Massachusetts Bankruptcy Court hearings are generally open to the public, Boston bankruptcy lawyers,debtors, creditors and occasionally the media. Transcripts of the proceedings are generally available as well. Some content is generally redacted, or excluded, such as “social security numbers, financial account numbers and minors’ names and birth dates.” In a May 2, 2011 decision by Bankruptcy Judge Henry J. Boroff, the Court was asked to look at the rules for allowing a portion of a public hearing to be redacted from the transcript of the bankruptcy court record.

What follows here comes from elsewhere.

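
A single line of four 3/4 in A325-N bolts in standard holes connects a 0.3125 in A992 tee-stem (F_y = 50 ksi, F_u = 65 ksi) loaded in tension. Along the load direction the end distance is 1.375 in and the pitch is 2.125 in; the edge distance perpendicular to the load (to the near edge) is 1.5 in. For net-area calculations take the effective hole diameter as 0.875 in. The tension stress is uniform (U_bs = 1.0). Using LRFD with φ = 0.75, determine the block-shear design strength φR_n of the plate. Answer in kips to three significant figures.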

In a Chapter 7 case that would not normally get this level of judicial attention, Verizon violated the rules of the Bankruptcy Court Automatic Stay. That is, after someone files for Chapter 7 bankruptcy protection, a creditor, such as Verizon, cannot continue to attempt to collect a debt from the debtor. All lawsuits are “stayed.” Creditors can file appropriate proceedings in the Bankruptcy Court, requesting a release from the automatic stay. This happens frequently in foreclosure cases, and sometimes in Massachusetts personal injury cases where insurance is involved.
 
In this case, Verizon violated the rule, numerous times, and continued to contact the debtor, over a $475.63 debt. They failed to stop contacting the debtor even after receiving a letter from debtor’s counsel. Wherefore, the bankruptcy debtor, through his Massachusetts bankruptcy lawyer filed a motion for monetary sanctions against Verizon. After numerous hearings and wrangling, Verizon and the debtor entered into an agreement: Verizon would pay sanctions for their transgressions, so long as the payment amount would be kept confidential. The parties then moved to dismiss the case. The Court, however, refused to follow the agreement without the disclosure of the amount, notwithstanding the confidentiality agreement. Verizon disclosed the monetary amount they would pay in court, and a transcript was made. On February 10, 2011, when the official “Notice of Transcript” was issued, Verizon moved to redact the portion of the transcript regarding the sanctions they paid.
 
In a well reasoned decision dated May 2, 2011, Judge Boroff noted that the law regarding Public Access to Bankruptcy Records and Exceptions, Section 107 of the Code, gives the right of public access as “entrenched in this country’s judicial system.”
 
The exceptions include a “trade secret or confidential research, development or commercial information” in subsection (b) and something that “would create undue risk of identity theft or other unlawful injury” in subsection (c). The Court pointed out that while stipulated dismissals are often used in Civil cases to ensure confidentiality, they cannot be used in the Bankruptcy Court context to circumvent the rules. The Court refused to accept Verizon’s argument, stating that the automatic stay “upon the filing of a bankruptcy case is one of the ‘cornerstones of bankruptcy law'” and that the facts in this case “contained serious allegations of Verizon’s repeated violations of the automatic stay.”
 
The Court declared Verizon’s motion a “backdoor attempt to seal the courtroom” and made it very clear that creditors that violate the automatic stay law will be sanctioned, and cannot simply pay undisclosed sums when they violate the law.
One lesson of this case is that consumers who file bankruptcies in Massachusetts should retain an aggressive Boston bankruptcy attorney because the creditors are often negligent and sometimes tenacious in pursuing debtors.